Foyer, partie 2

Légende 5 sur 13 de la série Les origines du Vagabond
 

« Monsieur. C’est terrible. »
– Un vagabond de l’Âge noir

Yu était âgée de neuf cycles et lui rendait souvent visite. Sa famille et elle vivaient à côté de chez Judson, et elle était parfois envoyée auprès de Germain quand leur voisin bruyant se faisait un peu trop belliqueux. C’était le cas aujourd’hui. Germain ne s’en offusquait pas.

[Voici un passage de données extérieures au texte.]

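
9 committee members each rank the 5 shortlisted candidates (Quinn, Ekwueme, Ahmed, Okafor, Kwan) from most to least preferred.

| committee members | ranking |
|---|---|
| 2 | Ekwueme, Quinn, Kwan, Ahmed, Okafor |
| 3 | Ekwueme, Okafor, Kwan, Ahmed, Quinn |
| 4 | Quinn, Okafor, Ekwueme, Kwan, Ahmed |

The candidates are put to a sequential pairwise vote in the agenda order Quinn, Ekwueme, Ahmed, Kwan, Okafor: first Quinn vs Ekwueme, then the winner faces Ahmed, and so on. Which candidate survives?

Ekwueme

Round 1: Quinn vs Ekwueme — 4–5, Ekwueme advances.
Round 2: Ekwueme vs Ahmed — 9–0, Ekwueme advances.
Round 3: Ekwueme vs Kwan — 9–0, Ekwueme advances.
Round 4: Ekwueme vs Okafor — 5–4, Ekwueme advances.
Ekwueme survives the agenda.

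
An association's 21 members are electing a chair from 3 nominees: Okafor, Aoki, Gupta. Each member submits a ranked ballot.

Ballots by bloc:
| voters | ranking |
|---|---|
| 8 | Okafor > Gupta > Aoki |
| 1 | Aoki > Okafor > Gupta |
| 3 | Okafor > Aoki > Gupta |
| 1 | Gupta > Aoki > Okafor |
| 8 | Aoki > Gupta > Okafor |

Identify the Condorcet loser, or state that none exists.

Gupta

Head-to-head results (21 voters):
Okafor vs Aoki: 11 to 10, Okafor.
Okafor vs Gupta: 12 to 9, Okafor.
Aoki vs Gupta: 1+3+8 = 12 for Aoki, 9 for Gupta — Aoki by 12–9.
Gupta is beaten in every head-to-head and is the Condorcet loser.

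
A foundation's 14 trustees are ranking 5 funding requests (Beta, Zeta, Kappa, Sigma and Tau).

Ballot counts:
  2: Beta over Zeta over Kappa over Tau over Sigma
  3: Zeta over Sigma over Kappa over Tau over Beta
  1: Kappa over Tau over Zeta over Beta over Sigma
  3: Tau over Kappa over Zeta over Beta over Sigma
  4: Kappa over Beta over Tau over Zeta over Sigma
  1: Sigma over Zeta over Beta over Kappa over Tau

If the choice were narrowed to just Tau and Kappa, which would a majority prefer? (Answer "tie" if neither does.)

Ballots ranking Tau above Kappa: 3.
Ballots ranking Kappa above Tau: 14 − 3 = 11.
Kappa wins the head-to-head 11–3.

Kappa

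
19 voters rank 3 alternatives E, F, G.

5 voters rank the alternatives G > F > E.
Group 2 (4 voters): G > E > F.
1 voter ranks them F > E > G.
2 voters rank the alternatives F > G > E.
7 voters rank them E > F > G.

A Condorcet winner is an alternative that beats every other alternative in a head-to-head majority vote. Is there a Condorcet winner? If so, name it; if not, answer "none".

none

Check each pair by majority over 19 ballots:
E vs F: E, 11–8.
E vs G: 8 to 11, G.
F–G: F 10–9.
Each alternative drops at least one matchup (E loses to G; F loses to E; G loses to F); the cycle E → F → G → E rules out a Condorcet winner.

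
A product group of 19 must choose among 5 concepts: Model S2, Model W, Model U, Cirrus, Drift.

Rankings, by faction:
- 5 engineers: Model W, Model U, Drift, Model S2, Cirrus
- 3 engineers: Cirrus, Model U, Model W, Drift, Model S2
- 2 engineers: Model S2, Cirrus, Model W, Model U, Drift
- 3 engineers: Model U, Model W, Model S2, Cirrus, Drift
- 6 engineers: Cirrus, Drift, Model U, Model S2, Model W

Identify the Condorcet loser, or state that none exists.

Pairwise majorities:
Model S2 vs Model W: Model W, 11–8.
Model S2 vs Model U: 2 for Model S2, 17 for Model U — Model U by 17–2.
Model S2 vs Cirrus: Model S2 is ranked higher on 5+2+3 = 10 ballots, Cirrus on 9. Model S2 wins 10–9.
Model S2 vs Drift: Drift, 14–5.
Model W–Model U: Model U 12–7.
Model W vs Cirrus: 5+3 = 8 for Model W, 11 for Cirrus — Cirrus by 11–8.
Model W vs Drift: Model W wins 13–6.
Model U vs Cirrus: Cirrus wins 11–8.
Model U vs Drift: 5+3+2+3 = 13 for Model U, 6 for Drift — Model U by 13–6.
Cirrus–Drift: Cirrus 14–5.
Each design has at least one pairwise win (Model S2 beats Cirrus; Model W beats Model S2; Model U beats Model S2; Cirrus beats Model W; Drift beats Model S2) — no Condorcet loser.

none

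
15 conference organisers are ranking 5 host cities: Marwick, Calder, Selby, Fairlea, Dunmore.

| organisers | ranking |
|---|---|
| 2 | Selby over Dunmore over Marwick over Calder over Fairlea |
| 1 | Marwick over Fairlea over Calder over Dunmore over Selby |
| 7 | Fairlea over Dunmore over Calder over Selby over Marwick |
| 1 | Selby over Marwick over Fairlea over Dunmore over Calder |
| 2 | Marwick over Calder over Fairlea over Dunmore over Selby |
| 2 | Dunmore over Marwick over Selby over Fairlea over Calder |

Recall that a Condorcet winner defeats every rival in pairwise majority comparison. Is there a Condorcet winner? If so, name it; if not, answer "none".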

« Judson pense que c’était une mauvaise idée de laisser les gens de fer rester avec nous », dit-elle. Elle faisait les cent pas sur la longueur de la cabane, enjambant précautionneusement le jeu de cartes que Germain avait étalé à même le sol en terre battue.

« Je sais, mais Judson dit des tas de choses et parfois il faut prendre une décision. As-tu vu la quantité de nourriture qu’ils nous ont donnée ? », répliqua Germain en posant une carte. Une lampe clignota à proximité, près de la plus grosse pile de boîtes de ration que la cabane ait jamais contenue.

« Judson sait se servir des armes. Je l’ai vu. Il peut peut-être… »

« Non, il ne peut pas. Ces choses au-dehors, on ne peut pas les tuer. Sors-toi cette idée de la tête tout de suite. »

Yu continua à faire les cent pas, fronçant légèrement les sourcils en réfléchissant à la question.

« Avoir plus de nourriture est une bonne chose, mais Judson pense qu’ils nous feront tuer. Je crois qu’il s’enfuira peut-être. », déclara-t-elle.

Il posa une nouvelle carte au sol. « Profite de ce que tu as. Tes parents ont sauté des repas pour que tu manges les tiens. La Relève a réglé ce problème. Du moins pendant quelque temps. Nous devons les laisser s’installer. »

Elle s’arrêta de marcher pour y réfléchir, puis leva les yeux vers le toit en tôle. « Je ne veux pas mourir. »

« Tu ne mourras pas, répliqua Germain. Pourquoi ne pas rentrer voir ce que font tes parents ? Je suis un peu fatigué. »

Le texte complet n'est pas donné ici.